✯Sincerely, Me✯

☯LivingWithMyself☯
2017-02-10 02:38:40 (UTC)

Toothpaste - Day 39

Dear Reader,

A few things have been on my mind today for today's entry... but I just changed my mind.


I don't know if this happens to other couples.. but it's something that happens to me.

It's normal for couples to fight, and to argue...

But the last two arguments which occurred around June/July.. have really stuck in my head.

The last one does even more so, because of how it ended.

The first argument spawned a lot of the insecurities, paranoia, and fear, and doubt that grew in my head until the second one.

I honestly still remember a lot of what was said... and I'm still kinda I guess.. hurt? bitter? towards it all.. because it really.. impacted our relationship I feel... and me.

Yesterday was the first day that I have... really opened up about something bothering me for a long time...

I think of the time in the fourth grade.. when we were told to squeeze out all of the toothpaste out of it's tube, and then afterwards, try and put it back in.

When you say things, you're squeezing out the toothpaste, but you can't really unsay things, just like you can't really put the toothpaste back into the tube.
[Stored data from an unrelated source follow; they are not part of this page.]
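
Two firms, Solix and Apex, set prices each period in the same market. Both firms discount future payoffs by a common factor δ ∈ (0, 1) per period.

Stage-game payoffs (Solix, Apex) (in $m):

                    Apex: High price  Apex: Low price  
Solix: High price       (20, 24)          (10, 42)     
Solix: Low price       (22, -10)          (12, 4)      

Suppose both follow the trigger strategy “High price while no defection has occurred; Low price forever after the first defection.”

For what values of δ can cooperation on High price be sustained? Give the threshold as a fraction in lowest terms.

Solix: cooperation gives 20 each period; deviation gives 22 once then 12 forever.
  20/(1−δ) ≥ 22 + 12δ/(1−δ) ⇒ δ ≥ 2/10 = 1/5.
Apex: cooperation gives 24 each period; deviation gives 42 once then 4 forever.
  δ ≥ 18/38 = 9/19.
Both must hold, so the binding constraint is Apex's: δ ≥ 9/19.

9/19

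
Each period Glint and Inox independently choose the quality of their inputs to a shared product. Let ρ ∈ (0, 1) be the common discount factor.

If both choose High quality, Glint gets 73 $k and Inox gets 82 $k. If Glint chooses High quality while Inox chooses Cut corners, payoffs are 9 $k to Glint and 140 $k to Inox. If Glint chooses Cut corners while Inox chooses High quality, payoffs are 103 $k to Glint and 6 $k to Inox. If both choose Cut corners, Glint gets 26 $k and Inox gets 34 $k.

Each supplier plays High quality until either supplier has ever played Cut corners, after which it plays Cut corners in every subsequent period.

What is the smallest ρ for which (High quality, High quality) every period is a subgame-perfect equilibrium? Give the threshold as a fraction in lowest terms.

29/53

Glint: cooperation gives 73 each period; deviation gives 103 once then 26 forever.
  73/(1−ρ) ≥ 103 + 26ρ/(1−ρ) ⇒ ρ ≥ 30/77.
Inox: cooperation gives 82 each period; deviation gives 140 once then 34 forever.
  ρ ≥ 58/106 = 29/53.
Both must hold, so the binding constraint is Inox's: ρ ≥ 29/53.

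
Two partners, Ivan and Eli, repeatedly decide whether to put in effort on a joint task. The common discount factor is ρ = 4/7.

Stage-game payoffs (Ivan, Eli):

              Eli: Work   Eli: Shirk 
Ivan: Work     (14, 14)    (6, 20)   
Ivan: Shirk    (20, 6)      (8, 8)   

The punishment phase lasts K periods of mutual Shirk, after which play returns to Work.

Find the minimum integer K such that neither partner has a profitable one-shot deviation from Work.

Need Σ_{k=1}^{K} ρ^k ≥ (20−14)/(14−8) = 1.0000 at ρ = 4/7.
At K = 2 the sum is 0.8980 < 1.0000; at K = 3 it is 1.0845 ≥ 1.0000.
So the minimum punishment length is K = 3.

3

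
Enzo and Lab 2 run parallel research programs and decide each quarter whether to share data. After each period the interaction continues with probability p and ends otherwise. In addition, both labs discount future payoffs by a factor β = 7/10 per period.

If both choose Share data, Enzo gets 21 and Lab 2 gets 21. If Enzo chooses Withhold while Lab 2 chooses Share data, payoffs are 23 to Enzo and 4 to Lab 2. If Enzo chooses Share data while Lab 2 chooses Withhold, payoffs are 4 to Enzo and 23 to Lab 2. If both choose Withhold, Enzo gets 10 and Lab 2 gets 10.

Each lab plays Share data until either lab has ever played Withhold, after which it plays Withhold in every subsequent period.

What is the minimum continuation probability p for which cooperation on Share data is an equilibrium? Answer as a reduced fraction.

Expected continuation weight on next period's payoff is β·p = 7/10·p, which plays the role of the discount factor.
Cooperation requires 7/10·p ≥ (23−21)/(23−10) = 2/13, hence p ≥ 20/91.

20/91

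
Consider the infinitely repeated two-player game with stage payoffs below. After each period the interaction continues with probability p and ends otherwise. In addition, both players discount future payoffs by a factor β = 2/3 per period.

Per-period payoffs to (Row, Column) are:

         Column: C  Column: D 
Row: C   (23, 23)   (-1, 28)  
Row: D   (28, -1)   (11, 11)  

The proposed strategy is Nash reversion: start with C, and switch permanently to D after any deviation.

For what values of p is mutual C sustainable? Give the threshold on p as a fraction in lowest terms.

15/34

Expected continuation weight on next period's payoff is β·p = 2/3·p, which plays the role of the discount factor.
Cooperation requires 2/3·p ≥ (28−23)/(28−11) = 5/17, hence p ≥ 15/34.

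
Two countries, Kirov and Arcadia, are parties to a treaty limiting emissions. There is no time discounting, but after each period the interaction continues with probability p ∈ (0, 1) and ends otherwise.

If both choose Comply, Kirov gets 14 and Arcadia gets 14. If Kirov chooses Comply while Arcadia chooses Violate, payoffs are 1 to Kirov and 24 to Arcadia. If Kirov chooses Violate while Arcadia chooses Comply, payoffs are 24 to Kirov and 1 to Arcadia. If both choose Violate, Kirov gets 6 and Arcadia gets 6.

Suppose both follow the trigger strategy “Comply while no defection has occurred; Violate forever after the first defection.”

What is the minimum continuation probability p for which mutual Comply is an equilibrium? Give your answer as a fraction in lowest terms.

5/9

Expected cooperation value is 14 + p·14 + p²·14 + … = 14/(1−p); deviation gives 24 + p·6/(1−p).
14 ≥ 24(1−p) + 6p ⇒ 18p ≥ 10 ⇒ p ≥ 10/18 = 5/9.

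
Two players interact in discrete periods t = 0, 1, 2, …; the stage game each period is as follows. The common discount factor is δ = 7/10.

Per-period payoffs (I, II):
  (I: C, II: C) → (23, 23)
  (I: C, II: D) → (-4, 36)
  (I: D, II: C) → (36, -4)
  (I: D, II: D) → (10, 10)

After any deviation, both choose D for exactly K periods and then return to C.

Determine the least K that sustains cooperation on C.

IC: δ(1−δ^K)/(1−δ) ≥ (36−23)/(23−10) = 1.
With δ = 7/10: need 1 − δ^K ≥ 1·(1−7/10)/(7/10), i.e. δ^K ≤ 0.5714.
Since (7/10)^1 = 0.7000 and (7/10)^2 = 0.4900, the smallest such K is 2.

2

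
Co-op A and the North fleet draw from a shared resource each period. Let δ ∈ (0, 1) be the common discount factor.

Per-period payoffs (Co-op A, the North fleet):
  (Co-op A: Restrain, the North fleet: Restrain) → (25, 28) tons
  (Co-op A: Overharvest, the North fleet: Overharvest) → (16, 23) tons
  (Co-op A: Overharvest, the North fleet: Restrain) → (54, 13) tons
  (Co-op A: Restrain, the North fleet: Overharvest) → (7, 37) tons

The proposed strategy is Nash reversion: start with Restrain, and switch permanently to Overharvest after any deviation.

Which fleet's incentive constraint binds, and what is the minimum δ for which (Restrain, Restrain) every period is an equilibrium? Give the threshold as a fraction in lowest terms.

For Co-op A: deviation gain 54−25 = 29, per-period punishment loss 25−16 = 9. IC gives δ ≥ 29/38.
For the North fleet: gain 9, loss 5 per period, so δ ≥ 9/14.
The tighter constraint is Co-op A's, so cooperation needs δ ≥ 29/38.

Co-op A; δ ≥ 29/38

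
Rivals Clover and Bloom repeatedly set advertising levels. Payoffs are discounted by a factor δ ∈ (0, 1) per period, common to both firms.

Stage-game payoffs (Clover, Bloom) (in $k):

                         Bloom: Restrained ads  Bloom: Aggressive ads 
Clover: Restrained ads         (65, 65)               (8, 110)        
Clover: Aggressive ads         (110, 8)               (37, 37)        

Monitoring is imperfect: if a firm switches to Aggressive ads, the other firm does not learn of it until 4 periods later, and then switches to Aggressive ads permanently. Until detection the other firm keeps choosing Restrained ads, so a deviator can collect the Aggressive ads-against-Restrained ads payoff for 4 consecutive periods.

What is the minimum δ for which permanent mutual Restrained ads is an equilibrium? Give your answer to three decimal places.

0.886

Deviating for the 4 undetected periods gains 110−65 = 45 per period over cooperation, then loses 65−37 = 28 per period forever once punishment starts.
Gain: 45(1 + δ + … + δ^3); loss: 28·δ^4/(1−δ).
No profitable deviation ⇔ 45(1−δ^4) ≤ 28·δ^4, i.e. δ^4 ≥ 45/(45+28) = 45/73.
Hence δ ≥ (45/73)^(1/4) ≈ 0.886.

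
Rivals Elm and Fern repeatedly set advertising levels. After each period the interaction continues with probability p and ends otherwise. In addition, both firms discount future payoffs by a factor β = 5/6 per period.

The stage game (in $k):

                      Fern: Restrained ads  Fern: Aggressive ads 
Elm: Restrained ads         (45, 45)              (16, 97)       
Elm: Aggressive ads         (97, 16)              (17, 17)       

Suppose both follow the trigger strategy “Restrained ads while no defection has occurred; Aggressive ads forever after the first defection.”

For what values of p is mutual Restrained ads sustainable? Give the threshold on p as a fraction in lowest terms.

With continuation probability p and discount β, the effective per-period discount factor is βp.
Grim-trigger IC: βp ≥ (97−45)/(97−17) = 13/20.
So p ≥ (13/20)/(5/6) = 39/50.

39/50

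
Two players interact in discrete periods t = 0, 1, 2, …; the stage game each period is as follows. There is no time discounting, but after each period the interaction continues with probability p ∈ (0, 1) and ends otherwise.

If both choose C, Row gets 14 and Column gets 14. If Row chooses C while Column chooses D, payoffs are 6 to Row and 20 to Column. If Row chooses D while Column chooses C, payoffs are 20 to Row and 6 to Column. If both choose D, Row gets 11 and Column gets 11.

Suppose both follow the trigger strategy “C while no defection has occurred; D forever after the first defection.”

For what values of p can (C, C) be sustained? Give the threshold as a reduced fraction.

2/3

With no time discounting, the continuation probability p plays the role of the discount factor.
Grim-trigger IC: 14/(1−p) ≥ 20 + 11p/(1−p) ⇒ p ≥ (20−14)/(20−11) = 2/3.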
Even though you can apologize for it.. it was still said.. it can't be taken back.. and it can continue to hurt/haunt the other person.

I think of a lot of the things that I said to him that I kick myself for saying... like, I read it, and think.. "Wow. What an asshole thing to say."

And a lot of the things he said, and his reaction to me reaching out and trying to vent... really... sticks with me.
It bounces around my head... sometimes I get mad all over again thinking about it...

And as much as I want to let it go, and put it behind me where it should be...

I still can't get over how it still makes me feel, and how it still impacts me to this day...

It really hurt when he basically told me after I vented it all out that everything was all my fault.
He actually said that.

I was angry, and was blinded by that.. and wasn't in a calm state of mind to argue back logically.. and to explain why what he said made me upset...

I wish that I had said things differently, or pointed it out clearer.... just differently than what I did.

He never apologized.. He never saw what I was trying to say.. and he'll never know that the things he said still hurt today...
And I'll never know what things I said still stick with him..

In fact days afterward, I had to fight for him to be responsive, and to continue with our relationship...

It always comes to mind when I want to vent something.. it makes me choose not to talk about things, in fear of it happening again.

I would bring it up.. but honestly.. It might even start another argument..
It would be kinda crazy to bring it up now after so much time has passed wouldn't it?


I just wish we could skype like we used to.. so I could talk with him again.. like, face to face. Voice to voice.

It's been over a month since I heard his voice. We were supposed to skype today, but he hasn't been online for some reason.